Ein Weckruf für Europa

Michael Everys Analysen sind ein Weckruf für Europa. Während Amerika seine industrielle Basis wiederaufbaut und seine strategische Autonomie stärkt, verharrt Europa in einer Mischung aus Selbstgefälligkeit und Realitätsverweigerung. Die Zeit der gemütlichen Nachkriegsordnung ist vorbei. Eine neue Ära der geopolitischen Konkurrenz hat begonnen, und in dieser Ära werden jene gewinnen, die verstehen, dass Wirtschaft und Sicherheit untrennbar miteinander verbunden sind.

Europa muss endlich aufwachen.
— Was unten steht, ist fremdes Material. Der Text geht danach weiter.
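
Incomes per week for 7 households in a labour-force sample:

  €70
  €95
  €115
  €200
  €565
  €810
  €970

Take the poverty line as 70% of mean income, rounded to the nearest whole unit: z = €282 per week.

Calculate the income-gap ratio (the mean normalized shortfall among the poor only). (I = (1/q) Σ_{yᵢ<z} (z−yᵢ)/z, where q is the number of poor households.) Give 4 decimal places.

0.5745

Incomes under z: €70, €95, €115, €200 (q = 4 of N = 7).
Relative gaps: 0.7518, 0.6631, 0.5922, 0.2908; sum = 2.297872.
The income-gap ratio divides by q (the poor only): 2.297872 / 4 = 0.5745.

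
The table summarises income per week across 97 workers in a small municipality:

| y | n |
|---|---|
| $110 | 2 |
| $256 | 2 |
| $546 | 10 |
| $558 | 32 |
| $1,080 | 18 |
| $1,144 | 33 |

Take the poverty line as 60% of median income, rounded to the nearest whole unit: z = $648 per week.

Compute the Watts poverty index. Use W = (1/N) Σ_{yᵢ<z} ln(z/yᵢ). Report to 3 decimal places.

0.123

Below the line: 2×$110, 2×$256, 10×$546, 32×$558 (q = 46 of N = 97).
Log shortfalls: ln(648/110) = 1.7734 (×2); ln(648/256) = 0.9287 (×2); ln(648/546) = 0.1713 (×10); ln(648/558) = 0.1495 (×32).
W = 11.901980 / 97 = 0.123.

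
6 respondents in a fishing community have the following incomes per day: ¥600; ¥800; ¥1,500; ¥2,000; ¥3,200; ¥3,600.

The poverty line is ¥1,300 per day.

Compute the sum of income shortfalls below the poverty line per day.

¥1,200

Poor units: ¥600, ¥800 (q = 2 of N = 6).
Individual gaps: 1300−600 = 700; 1300−800 = 500.
Aggregate gap = ¥1,200.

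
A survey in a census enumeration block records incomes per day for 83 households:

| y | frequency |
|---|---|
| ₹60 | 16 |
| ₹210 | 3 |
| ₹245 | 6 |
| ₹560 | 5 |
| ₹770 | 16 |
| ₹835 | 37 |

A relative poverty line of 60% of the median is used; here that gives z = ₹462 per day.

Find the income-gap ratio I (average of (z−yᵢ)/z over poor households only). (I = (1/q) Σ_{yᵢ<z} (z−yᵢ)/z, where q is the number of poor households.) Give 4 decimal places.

Poor units: 16×₹60, 3×₹210, 6×₹245 (q = 25 of N = 83).
Shortfall ratios (z−y)/z: 0.8701 (×16), 0.5455 (×3), 0.4697 (×6); sum = 18.376623.
The income-gap ratio divides by q (the poor only): 18.376623 / 25 = 0.7351.

0.7351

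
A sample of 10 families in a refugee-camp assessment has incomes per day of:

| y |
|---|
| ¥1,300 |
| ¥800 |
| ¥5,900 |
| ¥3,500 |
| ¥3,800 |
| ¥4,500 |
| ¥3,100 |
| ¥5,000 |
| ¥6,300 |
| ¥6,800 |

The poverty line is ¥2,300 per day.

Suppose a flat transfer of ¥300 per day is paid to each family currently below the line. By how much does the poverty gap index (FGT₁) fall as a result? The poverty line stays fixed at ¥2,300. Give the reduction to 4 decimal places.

Before: below the line — ¥800, ¥1,300; poverty gap index (FGT₁) = 0.108696.
After the ¥300 transfer: below the line — ¥1,100, ¥1,600; poverty gap index (FGT₁) = 0.082609.
Reduction = 0.108696 − 0.082609 = 0.0261.

0.0261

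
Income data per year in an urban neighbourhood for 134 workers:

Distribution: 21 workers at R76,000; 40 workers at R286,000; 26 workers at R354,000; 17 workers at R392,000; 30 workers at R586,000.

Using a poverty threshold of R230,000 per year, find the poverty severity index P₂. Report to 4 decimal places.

0.0703

Poor units: 21×R76,000 (q = 21 of N = 134).
Gap ratios (z−y)/z: (230000−76000)/230000 = 0.6696 (×21).
Squared: 0.4483 (×21).
Sum = 9.414669; P₂ = 9.414669 / 134 = 0.0703.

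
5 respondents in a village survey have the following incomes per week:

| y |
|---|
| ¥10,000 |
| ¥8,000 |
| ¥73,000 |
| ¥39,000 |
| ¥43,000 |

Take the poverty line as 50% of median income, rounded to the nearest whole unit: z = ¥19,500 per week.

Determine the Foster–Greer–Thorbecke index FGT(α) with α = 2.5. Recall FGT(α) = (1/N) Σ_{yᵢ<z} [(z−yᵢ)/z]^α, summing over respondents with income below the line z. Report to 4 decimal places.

0.0866

Below z: ¥8,000, ¥10,000 (q = 2 of N = 5).
Relative gaps: (19500−8000)/19500 = 0.5897; (19500−10000)/19500 = 0.4872.
Raised to α = 2.5: 0.26709; 0.16566.
Sum = 0.432752; FGT(2.5) = 0.432752 / 5 = 0.0866.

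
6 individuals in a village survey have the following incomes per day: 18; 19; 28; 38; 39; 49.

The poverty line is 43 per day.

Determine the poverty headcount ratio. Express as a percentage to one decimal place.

83.3%

5 of the 6 individuals have income below 43.
H = 5/6 = 83.3%.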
Die Illusion, dass man ohne eigene industrielle Basis, ohne Energiesouveränität und ohne militärische Schlagkraft ein relevanter Akteur auf der Weltbühne bleiben kann, ist gefährlich naiv. Die Zeiten, in denen Europa sich hinter der amerikanischen Sicherheitsgarantie verstecken und gleichzeitig moralische Überlegenheit predigen konnte, sind vorbei.

Die Frage ist nicht, ob diese Transformation stattfinden wird, sondern ob Europa bereit ist, sich anzupassen oder ob es den Weg anderer ehemaliger Großmächte gehen wird: in die Bedeutungslosigkeit. Every hat die Landkarte der Zukunft gezeichnet. Es liegt an uns, zu entscheiden, ob wir sie lesen wollen – oder ob wir weiterhin die Augen verschließen, während die Welt um uns herum in eine neue Ordnung eintritt, in der für Zögern und Selbsttäuschung kein Platz mehr ist.